Ketua Umum Kamar Dagang dan Industri (Kadin) Jatim, Adik Dwi Putranto menyatakan, sejauh ini Kadin sangat peduli terhadap kondisi kesehatan masyarakat, termasuk kesehatan anak-anak. Dia pun menegaskan, Kadin terbuka mencarikan solusi atas temuan tersebut.
"Kalau kita bicara rokok, yang punya pabrik rokok saja tidak ingin anaknya yang kecil merokok. Begitu juga pekerjanya. Termasuk pedagang-pedagang kecil eceran saya pastikan mereka tidak mau anak-anaknya merokok. Tentu ini akan mencari titik temu," katanya.
Ketua Gabungan Pengusaha Rokok (Gapero) Surabaya membenarkan, prevalensi anak perokok Indonesia memang terus mengalami kenaikan. Di 2018, kenaikannya sebesar 9,1 persen. Dia mengatakan, Gapero bersepakat untuk menurunkannya di tahun ini menjadi 8,4 persen.
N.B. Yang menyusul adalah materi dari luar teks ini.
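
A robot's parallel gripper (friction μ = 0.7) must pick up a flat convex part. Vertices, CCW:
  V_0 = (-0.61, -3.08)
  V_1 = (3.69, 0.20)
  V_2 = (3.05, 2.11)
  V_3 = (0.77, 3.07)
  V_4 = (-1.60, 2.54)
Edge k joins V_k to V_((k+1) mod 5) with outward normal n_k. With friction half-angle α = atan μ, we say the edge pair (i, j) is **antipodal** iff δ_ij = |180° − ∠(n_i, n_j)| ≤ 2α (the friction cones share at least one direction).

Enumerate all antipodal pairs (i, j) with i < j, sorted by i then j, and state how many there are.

α = atan 0.7 = 34.99°;  2α = 69.98°
n_0 = (+0.6065, -0.7951)
n_1 = (+0.9482, +0.3177)
n_2 = (+0.3881, +0.9216)
n_3 = (-0.2182, +0.9759)
n_4 = (-0.9848, -0.1735)
  (0,1): δ = 108.81°  ·
  (0,2): δ = 60.17°  ✓
  (0,3): δ = 24.73°  ✓
  (0,4): δ = 62.65°  ✓
  (1,2): δ = 131.36°  ·
  (1,3): δ = 95.92°  ·
  (1,4): δ = 8.53°  ✓
  (2,3): δ = 144.56°  ·
  (2,4): δ = 57.18°  ✓
  (3,4): δ = 92.62°  ·
antipodal pairs: 5

count = 5; pairs: (0,2), (0,3), (0,4), (1,4), (2,4)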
"Dari industri kami tidak menghindari adanya kenaikan prevalensi perokok anak karena selama ini kami sudah melakukan aturan yang telah ditentukan. Tetapi kami tidak bisa kontrol keseluruhan rokok kalau sudah ada di market. Tetapi kami selalu memberikan imbauan kepada agen dan penjual agar tidak menjual rokok pada anak," ujarnya.
Ia mengatakan, asumsi perokok dini dipicu karena harga rokok murah, tidak sepenuhnya benar. Menurut Sulami, kebijakan pemerintah dalam mengontrol konsumsi rokok sudah banyak dilakukan. Di antaranya dengan pemungutan cukai, serta PPN dan Pajak Rokok yang mencapai 61 persen dari harga banderol rokok. Harga jual rokok yang ditentukan oleh pemerintah juga selalu mengalami kenaikan setiap tahunnya.
Sejumlah kebijakan tersebut dinilai sudah berdampak dengan menurunnya jumlah pabrik rokok di Indonesia. Pada 2007, jumlah industri rokok mencapai 4.669. di 2017, jumlah tersebut turun menjadi 779 industri. Selain itu, produksi juga turun. Ia mengatakan, faktor dominan yang menjadi penyebab perokok usia dini adalah keluarga merokok, pendidikan ayah, lingkungan sosial sekitar rumah dan teman sekolah.
"Adanya keluarga merokok yang tinggal serumah berpeluang tiga kali menyebabkan anak usia dini mengonsumsi rokok. Pendidikan ayah yang rendah berpeluang 1,4 kali lebih besar bagi anak usia dini mengonsumsi rokok," ujarnya.